This article originally ran as my inaugural Beyond the Church Door column in the Florida Baptist Witness.
by Rod D. Martin
May 24, 2015
You’re probably not a pastor. And God intended it that way.
I know that’s counterintuitive to some. Some of you probably still feel guilty that, at some point in your youth, you “failed” to “surrender” to the ministry. I know. I was once a Baptist teenager too.
But it is not accidental that God called most people to something else entirely. The Levites were but one tribe among twelve, the priests an even smaller subset still. In my church there are a handful of official ministers, but hundreds of bankers and teachers and janitors.
Are these so-called laymen in sin? Are they lesser somehow? Did they miss the portion of 1 Corinthians 12 which teaches that “the parts of the body of Christ shall be the pastor, the music minister, the missionaries and the nursery workers”?
The B+ answers tend to run as follows. First, all believers are obligated by the Great Commission. We are all responsible for telling others about the great grace we have received, and moreover, those several hundred church members can reach (frequently with more perceived authenticity) far more people than my one poor pastor ever can.
Oh and second: try to run a church without money. Someone has to make that money. It won’t be your pastor.
These answers are fine as far as they go. But they are still clergy-centric. They assume that formal Gospel ministry is everything, the only thing, and all other callings exist in a junior, auxiliary role. In effect, we non-seminarians are just candy stripers for Christ.
This is not Biblical. Nor is it helpful.
Before there was a Fall, there were callings. God created man and immediately gave him marching orders: to fill the Earth, subdue it, have dominion over it.
Like Daddy in his garage, our Father completed His project of the world to just that point at which His children could help, whereupon He made us His co-workers in finishing all creation. We see a glimpse of the finished product in Revelation 21, the garden made a city, containing all the imagery of Eden in perfected (and interestingly enough, urban and technologically advanced) form.
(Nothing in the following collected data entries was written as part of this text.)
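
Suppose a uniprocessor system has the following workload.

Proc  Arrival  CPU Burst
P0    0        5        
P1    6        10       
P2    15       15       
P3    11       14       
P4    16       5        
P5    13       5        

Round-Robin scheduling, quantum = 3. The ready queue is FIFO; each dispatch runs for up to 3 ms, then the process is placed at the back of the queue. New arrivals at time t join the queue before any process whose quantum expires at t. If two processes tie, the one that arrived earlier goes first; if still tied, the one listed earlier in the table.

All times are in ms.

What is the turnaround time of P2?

40

Timeline: | P0 0-5 | idle 5-6 | P1 6-12 | P3 12-15 | P1 15-18 | P5 18-21 | P2 21-24 | P3 24-27 | P4 27-30 | P1 30-31 | P5 31-33 | P2 33-36 | P3 36-39 | P4 39-41 | P2 41-44 | P3 44-47 | P2 47-50 | P3 50-52 | P2 52-55 |
Completion: P0=5  P1=31  P2=55  P3=52  P4=41  P5=33
Turnaround(P2) = completion − arrival = 55 − 15 = 40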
The Fall did nothing to change this. God repeated His command, His “Creation Mandate,” to Noah. Sin merely added another dimension to the project: not only must the world be finished physically, but the men must be made anew as well.
This is wonderful news for all of us. Why? Because it means our callings matter. The doctor, the car maker, the bank teller: all are doing things that alleviate human suffering, that push back the curse. And likewise the inventors, the innovators, the Thomas Edisons and Robert Fultons: each works in fulfillment of that original command, to solve the puzzles of creation, to help finish what our Father began in history’s first five days.
The jobs most of us have six days a week serve this end: the completion of God’s plan of creation. This is true even before we witness for Christ in our workplaces: our work is worthy, important, and essential to God’s plan, in and of itself. We need the hardworking farmer, the diligent insurance agent, the brilliant rocket scientist. Their work helps reclaim bits of what was lost in the Fall; and more than that, our Father has called them to think His thoughts after Him, and act upon them.
And after all of that, on the seventh day, we get to worship Him, the God not merely of church but of all creation, led and taught by those He called to minister to us.